やはり周辺減光は少し強め。ただし、解像性能はとても良好で、これと言った画質の低下は見られない。非点収差やコマ収差の影響も低いように見え、健闘していると思う。1段絞ると光量落ちが改善し、コントラストも少し良好になる。

50mm

中央のコントラストが少し低下しているように見えるが、解像性能に目立った弱点は見られない。

中央

50mmと同じく絞り開放のコントラストが少し低く、解像性能も多少の低下が見られるので、風景を高解像に撮影するつもりなら1段絞るのがおススメ。F4まで絞ると解像性能・コントラストはどちらも改善し、ピークの性能が得られる。それ以上絞っても劇的な改善効果は得られない。

周辺

中央と同じく絞り開放で僅かなコントラスト低下が見られるものの、1段絞ると特に問題なし。解像性能は絞り開放から良好で、ピークはやはりF4~F5.6となる。F8以降は回折による低下が早いので、できればF5.6付近までで抑えておきたいところ。

四隅

大口径のズームレンズとしては良好なパフォーマンス。周辺減光が強く、僅かにコマ収差のような影響も見られるが、全体像としては画質の乱れを良く抑えていると思う。ただし、絞ってもあまり改善しない。

今回のまとめ

望遠側の中央解像に若干の低下が見られるものの、それ以外はズーム全域で一貫した光学性能を発揮。非常に使いやすい大口径ズームに仕上がっている。このレンズサイズ・価格で、これほど安定感のある光学性能を実現しているのは凄い。

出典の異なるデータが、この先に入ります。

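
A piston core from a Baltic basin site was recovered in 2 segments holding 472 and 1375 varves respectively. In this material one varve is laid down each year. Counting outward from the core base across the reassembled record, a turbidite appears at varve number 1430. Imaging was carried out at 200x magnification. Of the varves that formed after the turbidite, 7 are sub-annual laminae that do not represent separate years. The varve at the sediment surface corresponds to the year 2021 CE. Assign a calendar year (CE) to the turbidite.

1611 CE

Total varves = 472 + 1375 = 1847.
Between varve 1430 and the sediment surface there are 1847 − 1430 = 417 varves.
417 − 7 false = 410 true varves after the turbidite.
Counting back 410 years from 2021 CE places the turbidite in 2021 − 410 = 1611 CE.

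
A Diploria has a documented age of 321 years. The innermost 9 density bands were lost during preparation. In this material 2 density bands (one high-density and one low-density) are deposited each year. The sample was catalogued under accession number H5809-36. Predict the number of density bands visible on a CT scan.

With 2 density bands per year, 321 years would produce 321 × 2 = 642 density bands.
Subtracting the 9 density bands not captured gives 642 − 9 = 633 density bands in the record.

633 density bands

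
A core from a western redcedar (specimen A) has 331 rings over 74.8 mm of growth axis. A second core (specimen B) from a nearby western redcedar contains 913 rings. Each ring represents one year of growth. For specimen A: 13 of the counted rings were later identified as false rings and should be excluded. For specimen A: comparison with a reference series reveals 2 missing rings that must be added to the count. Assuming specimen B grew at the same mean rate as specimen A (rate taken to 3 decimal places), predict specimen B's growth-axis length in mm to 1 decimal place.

213.6 mm

Specimen A: adjusted count: 331 − 13 + 2 = 320 rings.
A: Extension rate ≈ 74.8 / 320 = 0.234 mm/yr.
B's length ≈ 0.234 × 913 = 213.6 mm.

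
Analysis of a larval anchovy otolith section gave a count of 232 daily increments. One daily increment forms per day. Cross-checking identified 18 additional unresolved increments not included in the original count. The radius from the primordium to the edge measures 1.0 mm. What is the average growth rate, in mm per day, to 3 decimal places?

0.004 mm per day

After corrections the count is 232 + 18 = 250 daily increments.
Extension rate ≈ 1.0 / 250 = 0.004 mm per day.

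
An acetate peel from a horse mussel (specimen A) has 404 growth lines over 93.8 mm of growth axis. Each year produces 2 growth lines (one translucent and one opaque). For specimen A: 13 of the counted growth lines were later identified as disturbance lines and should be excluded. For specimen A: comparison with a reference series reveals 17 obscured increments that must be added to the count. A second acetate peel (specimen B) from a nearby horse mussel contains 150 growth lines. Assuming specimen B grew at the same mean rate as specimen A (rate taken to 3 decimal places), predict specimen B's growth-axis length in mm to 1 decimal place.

Specimen A: adjusted count: 404 − 13 + 17 = 408 growth lines.
Specimen A: with 2 growth lines per year, 408 / 2 = 204 years.
A: 93.8 mm over 204 years gives 93.8 / 204 ≈ 0.460 mm/yr.
Specimen B: with 2 growth lines per year, 150 / 2 = 75 years. B's length ≈ 0.460 × 75 = 34.5 mm.

34.5 mm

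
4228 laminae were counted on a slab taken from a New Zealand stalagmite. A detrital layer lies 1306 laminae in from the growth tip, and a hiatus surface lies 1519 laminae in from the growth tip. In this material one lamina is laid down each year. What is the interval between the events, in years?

213 yr

The two markers are separated by 1519 − 1306 = 213 laminae.
One lamina per year makes the interval 213 years.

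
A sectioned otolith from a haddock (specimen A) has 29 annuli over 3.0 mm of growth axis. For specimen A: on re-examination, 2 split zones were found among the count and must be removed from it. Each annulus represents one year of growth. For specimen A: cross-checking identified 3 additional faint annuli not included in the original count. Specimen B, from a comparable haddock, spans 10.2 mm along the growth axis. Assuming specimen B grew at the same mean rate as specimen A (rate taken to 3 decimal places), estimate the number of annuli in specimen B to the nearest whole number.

Specimen A: correcting the raw count gives 29 − 2 + 3 = 30 true annuli.
A: Extension rate ≈ 3.0 / 30 = 0.100 mm/yr.
For B, 10.2 / 0.100 = 102.00 years ≈ 102 annuli.

102 annuli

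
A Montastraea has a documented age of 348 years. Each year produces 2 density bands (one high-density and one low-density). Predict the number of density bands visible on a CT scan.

With 2 density bands per year, 348 years would produce 348 × 2 = 696 density bands.
So 696 density bands should be present.

696 density bands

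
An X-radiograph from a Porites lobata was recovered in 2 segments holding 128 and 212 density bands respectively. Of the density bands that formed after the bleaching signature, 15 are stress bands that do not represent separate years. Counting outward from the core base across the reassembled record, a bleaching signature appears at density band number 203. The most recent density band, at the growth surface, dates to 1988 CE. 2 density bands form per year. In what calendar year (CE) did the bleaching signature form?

Total density bands = 128 + 212 = 340.
Between density band 203 and the growth surface there are 340 − 203 = 137 density bands.
Excluding 15 false density bands: 137 − 15 = 122.
122 density bands at 2 per year is 122 / 2 = 61 years.
1988 − 61 = 1927 CE.

1927 CE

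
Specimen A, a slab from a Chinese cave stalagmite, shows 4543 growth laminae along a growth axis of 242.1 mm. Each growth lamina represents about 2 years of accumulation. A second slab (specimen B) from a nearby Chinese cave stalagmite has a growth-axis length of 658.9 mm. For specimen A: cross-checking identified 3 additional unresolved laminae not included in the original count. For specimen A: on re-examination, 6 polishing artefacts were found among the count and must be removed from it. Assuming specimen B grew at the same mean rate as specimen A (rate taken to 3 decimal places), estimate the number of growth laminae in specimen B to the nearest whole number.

Specimen A: adjusted count: 4543 − 6 + 3 = 4540 growth laminae.
Specimen A: 4540 growth laminae at 2 years each span 4540 × 2 = 9080 years.
A: 242.1 mm over 9080 years gives 242.1 / 9080 ≈ 0.027 mm/yr.
Specimen B: 658.9 mm / 0.027 mm per year = 24403.70 years; at 2 years per growth lamina that is 24403.70 / 2 ≈ 12202 growth laminae.

12202 growth laminae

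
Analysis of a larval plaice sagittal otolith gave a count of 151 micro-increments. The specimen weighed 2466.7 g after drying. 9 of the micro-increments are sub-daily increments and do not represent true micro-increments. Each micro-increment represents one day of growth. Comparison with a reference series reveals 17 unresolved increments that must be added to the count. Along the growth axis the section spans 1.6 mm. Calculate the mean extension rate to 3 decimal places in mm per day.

0.010 mm per day

Adjusted count: 151 − 9 + 17 = 159 micro-increments.
1.6 mm over 159 days gives 1.6 / 159 ≈ 0.010 mm per day.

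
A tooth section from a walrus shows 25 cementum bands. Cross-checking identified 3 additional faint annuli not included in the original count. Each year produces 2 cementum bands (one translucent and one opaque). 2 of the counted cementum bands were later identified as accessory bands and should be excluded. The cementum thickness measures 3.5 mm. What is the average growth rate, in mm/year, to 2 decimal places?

0.27 mm/year

Correcting the raw count gives 25 − 2 + 3 = 26 true cementum bands.
With 2 cementum bands per year, 26 / 2 = 13 years.
3.5 mm over 13 years gives 3.5 / 13 ≈ 0.27 mm/year.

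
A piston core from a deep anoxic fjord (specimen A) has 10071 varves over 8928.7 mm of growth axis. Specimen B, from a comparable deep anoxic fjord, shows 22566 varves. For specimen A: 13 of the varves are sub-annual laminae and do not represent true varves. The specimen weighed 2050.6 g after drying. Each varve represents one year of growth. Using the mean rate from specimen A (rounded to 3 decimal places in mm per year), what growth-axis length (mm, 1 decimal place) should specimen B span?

20038.6 mm

Specimen A: correcting the raw count gives 10071 − 13 = 10058 true varves.
A: Mean rate = 8928.7 mm / 10058 years ≈ 0.888 mm/year.
For B, 0.888 mm/year × 22566 years = 20038.6 mm.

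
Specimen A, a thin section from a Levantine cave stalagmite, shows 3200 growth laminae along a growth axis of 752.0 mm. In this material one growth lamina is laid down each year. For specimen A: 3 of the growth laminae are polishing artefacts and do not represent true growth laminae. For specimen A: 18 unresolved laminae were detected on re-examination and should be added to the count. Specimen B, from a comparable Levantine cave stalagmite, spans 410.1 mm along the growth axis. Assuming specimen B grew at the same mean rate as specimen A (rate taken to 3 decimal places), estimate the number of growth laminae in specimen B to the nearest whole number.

Specimen A: adjusted count: 3200 − 3 + 18 = 3215 growth laminae.
A: Mean rate = 752.0 mm / 3215 years ≈ 0.234 mm per year.
Specimen B: 410.1 mm / 0.234 mm per year = 1752.56 years ≈ 1753 growth laminae.

1753 growth laminae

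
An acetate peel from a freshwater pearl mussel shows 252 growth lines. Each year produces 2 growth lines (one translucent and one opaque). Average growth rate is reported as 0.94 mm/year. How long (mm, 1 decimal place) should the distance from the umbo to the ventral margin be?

118.4 mm

252 growth lines at 2 per year is 252 / 2 = 126 years.
126 years at 0.94 mm/year gives 0.94 × 126 = 118.4 mm.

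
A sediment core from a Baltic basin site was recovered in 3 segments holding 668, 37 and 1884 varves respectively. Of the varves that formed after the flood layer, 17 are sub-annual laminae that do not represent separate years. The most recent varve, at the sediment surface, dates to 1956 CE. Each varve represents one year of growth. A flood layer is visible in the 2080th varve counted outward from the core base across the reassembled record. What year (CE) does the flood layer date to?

1464 CE

Total varves = 668 + 37 + 1884 = 2589.
2589 − 2080 = 509 varves lie beyond the flood layer toward the sediment surface.
509 − 17 false = 492 true varves after the flood layer.
Counting back 492 years from 1956 CE places the flood layer in 1956 − 492 = 1464 CE.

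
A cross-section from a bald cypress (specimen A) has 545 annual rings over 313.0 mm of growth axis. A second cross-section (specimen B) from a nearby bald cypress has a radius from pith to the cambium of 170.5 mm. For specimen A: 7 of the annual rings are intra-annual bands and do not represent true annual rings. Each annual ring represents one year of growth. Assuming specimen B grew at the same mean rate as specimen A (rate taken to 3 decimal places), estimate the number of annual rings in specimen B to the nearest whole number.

Specimen A: adjusted count: 545 − 7 = 538 annual rings.
A: 313.0 mm over 538 years gives 313.0 / 538 ≈ 0.582 mm/year.
For B, 170.5 / 0.582 = 292.96 years ≈ 293 annual rings.

293 annual rings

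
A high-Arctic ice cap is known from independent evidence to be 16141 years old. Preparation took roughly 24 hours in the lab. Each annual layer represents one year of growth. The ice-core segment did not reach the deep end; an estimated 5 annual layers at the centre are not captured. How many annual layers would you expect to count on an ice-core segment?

Expected annual layers over 16141 years: 16141.
16141 − 5 missed = 16136 annual layers expected in the prepared section.

16136 annual layers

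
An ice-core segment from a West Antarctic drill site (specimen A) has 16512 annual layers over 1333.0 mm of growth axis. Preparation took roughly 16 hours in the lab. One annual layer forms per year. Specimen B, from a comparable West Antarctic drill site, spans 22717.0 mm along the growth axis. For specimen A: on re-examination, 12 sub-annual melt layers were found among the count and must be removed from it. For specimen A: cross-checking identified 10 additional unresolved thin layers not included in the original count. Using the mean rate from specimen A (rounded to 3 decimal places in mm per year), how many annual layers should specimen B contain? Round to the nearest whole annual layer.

280457 annual layers

Specimen A: correcting the raw count gives 16512 − 12 + 10 = 16510 true annual layers.
A: Extension rate ≈ 1333.0 / 16510 = 0.081 mm/yr.
For B, 22717.0 / 0.081 = 280456.79 years ≈ 280457 annual layers.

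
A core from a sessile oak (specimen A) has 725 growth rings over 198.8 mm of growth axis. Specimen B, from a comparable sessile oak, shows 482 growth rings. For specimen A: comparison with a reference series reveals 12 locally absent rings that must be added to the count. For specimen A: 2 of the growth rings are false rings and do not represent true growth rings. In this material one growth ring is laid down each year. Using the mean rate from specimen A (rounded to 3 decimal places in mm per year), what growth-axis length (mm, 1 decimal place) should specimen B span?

Specimen A: correcting the raw count gives 725 − 2 + 12 = 735 true growth rings.
A: Extension rate ≈ 198.8 / 735 = 0.270 mm per year.
For B, 0.270 mm/year × 482 years = 130.1 mm.

130.1 mm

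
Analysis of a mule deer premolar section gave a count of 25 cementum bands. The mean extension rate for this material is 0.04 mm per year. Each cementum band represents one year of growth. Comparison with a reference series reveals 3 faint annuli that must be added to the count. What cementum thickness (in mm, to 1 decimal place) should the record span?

1.1 mm

Adjusted count: 25 + 3 = 28 cementum bands.
Length ≈ 0.04 × 28 = 1.1 mm.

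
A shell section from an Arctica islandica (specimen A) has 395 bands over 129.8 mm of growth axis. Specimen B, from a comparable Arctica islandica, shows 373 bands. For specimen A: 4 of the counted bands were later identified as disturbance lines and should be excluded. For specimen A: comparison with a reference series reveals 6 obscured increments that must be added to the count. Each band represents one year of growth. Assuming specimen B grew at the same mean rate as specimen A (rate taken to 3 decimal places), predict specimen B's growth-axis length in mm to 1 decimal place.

Specimen A: correcting the raw count gives 395 − 4 + 6 = 397 true bands.
A: 129.8 mm over 397 years gives 129.8 / 397 ≈ 0.327 mm/year.
For B, 0.327 mm/year × 373 years = 122.0 mm.

122.0 mm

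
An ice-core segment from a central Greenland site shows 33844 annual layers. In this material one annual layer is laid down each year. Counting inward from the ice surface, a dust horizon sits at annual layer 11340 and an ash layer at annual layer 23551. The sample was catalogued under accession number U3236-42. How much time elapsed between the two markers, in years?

12211 years

23551 − 11340 = 12211 annual layers lie between the two events.
One annual layer per year makes the interval 12211 years.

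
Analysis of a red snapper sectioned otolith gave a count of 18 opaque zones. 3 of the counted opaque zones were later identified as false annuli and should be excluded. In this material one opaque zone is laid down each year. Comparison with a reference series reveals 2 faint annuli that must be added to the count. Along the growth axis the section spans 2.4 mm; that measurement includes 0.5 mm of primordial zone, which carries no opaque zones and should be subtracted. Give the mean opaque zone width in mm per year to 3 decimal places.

Adjusted count: 18 − 3 + 2 = 17 opaque zones.
Removing the 0.5 mm offcut leaves 2.4 − 0.5 = 1.9 mm.
Extension rate ≈ 1.9 / 17 = 0.112 mm per year.

0.112 mm per year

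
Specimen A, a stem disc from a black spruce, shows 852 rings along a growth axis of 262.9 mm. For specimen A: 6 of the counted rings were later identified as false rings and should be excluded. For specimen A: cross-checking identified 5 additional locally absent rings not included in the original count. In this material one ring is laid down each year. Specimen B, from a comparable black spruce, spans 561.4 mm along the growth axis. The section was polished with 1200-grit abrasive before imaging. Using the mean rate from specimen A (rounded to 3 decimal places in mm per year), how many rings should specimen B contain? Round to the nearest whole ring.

1817 rings

Specimen A: true ring count = 852 − 6 + 5 = 851.
A: 262.9 mm over 851 years gives 262.9 / 851 ≈ 0.309 mm/year.
Specimen B: 561.4 mm / 0.309 mm per year = 1816.83 years ≈ 1817 rings.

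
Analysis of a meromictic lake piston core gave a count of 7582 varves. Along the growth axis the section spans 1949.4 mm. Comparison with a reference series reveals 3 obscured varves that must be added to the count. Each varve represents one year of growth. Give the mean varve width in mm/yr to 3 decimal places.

Correcting the raw count gives 7582 + 3 = 7585 true varves.
Extension rate ≈ 1949.4 / 7585 = 0.257 mm/yr.

0.257 mm/yr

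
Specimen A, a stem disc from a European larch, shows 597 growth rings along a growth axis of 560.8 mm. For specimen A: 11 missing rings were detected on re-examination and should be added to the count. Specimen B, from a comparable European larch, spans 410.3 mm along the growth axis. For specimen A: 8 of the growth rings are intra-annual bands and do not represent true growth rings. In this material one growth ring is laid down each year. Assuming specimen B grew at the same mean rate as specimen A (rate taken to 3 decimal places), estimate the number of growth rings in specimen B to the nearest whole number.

Specimen A: true growth ring count = 597 − 8 + 11 = 600.
A: Mean rate = 560.8 mm / 600 years ≈ 0.935 mm/yr.
Specimen B: 410.3 mm / 0.935 mm per year = 438.82 years ≈ 439 growth rings.

439 growth rings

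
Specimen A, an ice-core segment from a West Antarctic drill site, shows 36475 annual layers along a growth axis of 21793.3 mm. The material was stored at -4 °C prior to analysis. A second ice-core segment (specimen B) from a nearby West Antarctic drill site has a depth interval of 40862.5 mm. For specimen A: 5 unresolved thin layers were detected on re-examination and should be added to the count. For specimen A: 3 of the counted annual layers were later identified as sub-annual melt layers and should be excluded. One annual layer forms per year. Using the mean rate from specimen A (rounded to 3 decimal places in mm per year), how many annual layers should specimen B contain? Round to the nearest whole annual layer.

68446 annual layers

Specimen A: true annual layer count = 36475 − 3 + 5 = 36477.
A: Extension rate ≈ 21793.3 / 36477 = 0.597 mm/year.
Specimen B: 40862.5 mm / 0.597 mm per year = 68446.40 years ≈ 68446 annual layers.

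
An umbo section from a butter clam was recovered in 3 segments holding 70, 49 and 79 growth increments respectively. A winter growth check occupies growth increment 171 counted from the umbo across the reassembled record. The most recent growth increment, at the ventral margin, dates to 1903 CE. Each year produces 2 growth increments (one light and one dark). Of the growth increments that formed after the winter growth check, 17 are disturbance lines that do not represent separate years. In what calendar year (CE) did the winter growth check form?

Total growth increments = 70 + 49 + 79 = 198.
The winter growth check sits at growth increment 171 from the umbo, so 198 − 171 = 27 growth increments formed after it.
Removing the 17 false growth increments leaves 27 − 17 = 10 true growth increments beyond the winter growth check.
With 2 growth increments per year, 10 / 2 = 5 years.
Counting back 5 years from 1903 CE places the winter growth check in 1903 − 5 = 1898 CE.

1898 CE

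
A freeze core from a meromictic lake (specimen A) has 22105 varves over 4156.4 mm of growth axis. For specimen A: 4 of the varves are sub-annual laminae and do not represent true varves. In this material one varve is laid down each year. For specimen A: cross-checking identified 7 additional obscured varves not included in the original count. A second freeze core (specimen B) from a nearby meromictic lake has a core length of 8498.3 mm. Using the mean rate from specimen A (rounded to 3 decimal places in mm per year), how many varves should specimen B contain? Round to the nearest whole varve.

Specimen A: adjusted count: 22105 − 4 + 7 = 22108 varves.
A: Mean rate = 4156.4 mm / 22108 years ≈ 0.188 mm/yr.
B spans 8498.3 / 0.188 = 45203.72 years ≈ 45204 varves.

45204 varves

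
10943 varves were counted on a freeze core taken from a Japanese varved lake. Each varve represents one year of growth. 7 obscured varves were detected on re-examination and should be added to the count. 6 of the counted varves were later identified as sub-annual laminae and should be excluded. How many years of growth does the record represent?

True varve count = 10943 − 6 + 7 = 10944.
With a one-to-one varve periodicity this is 10944 years.

10944 years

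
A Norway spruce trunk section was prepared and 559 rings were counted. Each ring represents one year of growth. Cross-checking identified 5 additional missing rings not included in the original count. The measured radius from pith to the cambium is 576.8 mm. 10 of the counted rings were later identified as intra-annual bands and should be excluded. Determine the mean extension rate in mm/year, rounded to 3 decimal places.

Correcting the raw count gives 559 − 10 + 5 = 554 true rings.
576.8 mm over 554 years gives 576.8 / 554 ≈ 1.041 mm/year.

1.041 mm/year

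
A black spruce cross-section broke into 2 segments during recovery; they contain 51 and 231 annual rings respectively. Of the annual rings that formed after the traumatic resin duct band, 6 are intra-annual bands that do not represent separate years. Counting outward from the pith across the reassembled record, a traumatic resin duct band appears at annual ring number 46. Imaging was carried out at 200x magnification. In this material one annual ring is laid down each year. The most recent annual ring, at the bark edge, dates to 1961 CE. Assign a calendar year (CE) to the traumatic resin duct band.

1731 CE

Total annual rings = 51 + 231 = 282.
282 − 46 = 236 annual rings lie beyond the traumatic resin duct band toward the bark edge.
Removing the 6 false annual rings leaves 236 − 6 = 230 true annual rings beyond the traumatic resin duct band.
The annual ring at the bark edge is 1961 CE, so the traumatic resin duct band dates to 1961 − 230 = 1731 CE.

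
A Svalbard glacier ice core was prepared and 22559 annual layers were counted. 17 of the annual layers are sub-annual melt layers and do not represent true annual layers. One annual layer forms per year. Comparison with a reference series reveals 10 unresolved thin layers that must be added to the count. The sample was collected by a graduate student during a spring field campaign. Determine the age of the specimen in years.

Adjusted count: 22559 − 17 + 10 = 22552 annual layers.
With a one-to-one annual layer periodicity this is 22552 years.

22552 years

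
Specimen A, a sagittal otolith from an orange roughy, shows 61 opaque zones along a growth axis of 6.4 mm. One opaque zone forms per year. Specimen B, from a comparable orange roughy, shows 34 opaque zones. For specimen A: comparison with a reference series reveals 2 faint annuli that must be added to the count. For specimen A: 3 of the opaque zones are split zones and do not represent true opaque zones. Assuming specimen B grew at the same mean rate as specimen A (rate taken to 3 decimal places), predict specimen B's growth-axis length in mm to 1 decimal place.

3.6 mm

Specimen A: true opaque zone count = 61 − 3 + 2 = 60.
A: Extension rate ≈ 6.4 / 60 = 0.107 mm/yr.
Length of B = 0.107 × 34 = 3.6 mm.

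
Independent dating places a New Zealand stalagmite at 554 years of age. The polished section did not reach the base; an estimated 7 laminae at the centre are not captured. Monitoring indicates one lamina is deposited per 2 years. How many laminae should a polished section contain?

270 laminae

At 2 years per lamina, 554 / 2 = 277 laminae are expected.
Subtracting the 7 laminae not captured gives 277 − 7 = 270 laminae in the record.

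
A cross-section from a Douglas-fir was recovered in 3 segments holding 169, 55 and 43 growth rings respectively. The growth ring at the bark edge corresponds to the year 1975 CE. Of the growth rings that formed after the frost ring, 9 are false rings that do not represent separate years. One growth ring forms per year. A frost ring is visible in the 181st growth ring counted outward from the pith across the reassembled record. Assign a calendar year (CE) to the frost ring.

Total growth rings = 169 + 55 + 43 = 267.
The frost ring sits at growth ring 181 from the pith, so 267 − 181 = 86 growth rings formed after it.
Excluding 9 false growth rings: 86 − 9 = 77.
1975 − 77 = 1898 CE.

1898 CE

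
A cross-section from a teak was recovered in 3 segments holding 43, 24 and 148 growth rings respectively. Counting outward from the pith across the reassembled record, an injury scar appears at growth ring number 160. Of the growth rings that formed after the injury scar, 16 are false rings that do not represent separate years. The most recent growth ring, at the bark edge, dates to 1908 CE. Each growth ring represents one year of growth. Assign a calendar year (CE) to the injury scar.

Total growth rings = 43 + 24 + 148 = 215.
The injury scar sits at growth ring 160 from the pith, so 215 − 160 = 55 growth rings formed after it.
Excluding 16 false growth rings: 55 − 16 = 39.
1908 − 39 = 1869 CE.

1869 CE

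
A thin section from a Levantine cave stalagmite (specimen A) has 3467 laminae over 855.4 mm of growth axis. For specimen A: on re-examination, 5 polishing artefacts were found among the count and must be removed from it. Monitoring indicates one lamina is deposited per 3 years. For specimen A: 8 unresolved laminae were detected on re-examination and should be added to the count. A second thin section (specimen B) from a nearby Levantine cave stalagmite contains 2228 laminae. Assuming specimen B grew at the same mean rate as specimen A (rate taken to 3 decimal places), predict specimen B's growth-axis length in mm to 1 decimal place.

548.1 mm

Specimen A: adjusted count: 3467 − 5 + 8 = 3470 laminae.
Specimen A: multiplying by 3 years per lamina: 3470 × 3 = 10410 years.
A: 855.4 mm over 10410 years gives 855.4 / 10410 ≈ 0.082 mm per year.
Specimen B: 2228 laminae at 3 years each span 2228 × 3 = 6684 years. Length of B = 0.082 × 6684 = 548.1 mm.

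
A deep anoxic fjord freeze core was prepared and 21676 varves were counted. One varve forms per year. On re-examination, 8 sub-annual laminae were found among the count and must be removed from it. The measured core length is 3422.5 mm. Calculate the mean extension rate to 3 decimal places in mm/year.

0.158 mm/year

After corrections the count is 21676 − 8 = 21668 varves.
3422.5 mm over 21668 years gives 3422.5 / 21668 ≈ 0.158 mm/year.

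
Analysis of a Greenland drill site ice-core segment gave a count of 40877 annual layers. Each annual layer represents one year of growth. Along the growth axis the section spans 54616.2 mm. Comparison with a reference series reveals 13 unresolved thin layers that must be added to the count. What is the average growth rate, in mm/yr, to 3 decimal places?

1.336 mm/yr

Correcting the raw count gives 40877 + 13 = 40890 true annual layers.
Mean rate = 54616.2 mm / 40890 years ≈ 1.336 mm/yr.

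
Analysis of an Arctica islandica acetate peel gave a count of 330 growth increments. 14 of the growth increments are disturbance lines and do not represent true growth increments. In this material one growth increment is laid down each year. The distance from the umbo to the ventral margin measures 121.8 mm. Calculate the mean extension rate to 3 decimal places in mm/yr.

0.385 mm/yr

Correcting the raw count gives 330 − 14 = 316 true growth increments.
Mean rate = 121.8 mm / 316 years ≈ 0.385 mm/yr.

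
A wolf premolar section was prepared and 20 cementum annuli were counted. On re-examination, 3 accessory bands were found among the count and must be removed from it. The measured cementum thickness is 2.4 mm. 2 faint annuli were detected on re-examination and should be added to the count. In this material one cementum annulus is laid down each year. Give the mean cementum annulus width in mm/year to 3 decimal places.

0.126 mm/year

After corrections the count is 20 − 3 + 2 = 19 cementum annuli.
2.4 mm over 19 years gives 2.4 / 19 ≈ 0.126 mm/year.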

中央と周辺、隅の解像性能に差が無いと言えば嘘になる。しかし、少なくとも2400~2600万画素のイメージセンサーであれば、極端に画質が低下するポイントは無いように見える。敢えて指摘すると、隅のコマ収差が少し大きい場合もあるように見える。しかし、基本的にF4まで絞ると問題は解消する。

細かいことを抜きにしておススメしやすいレンズ。
今のところ他のカテゴリの光学性能についても良好に見え、全体的にコストパフォーマンスの高いレンズに仕上がっているように感じる。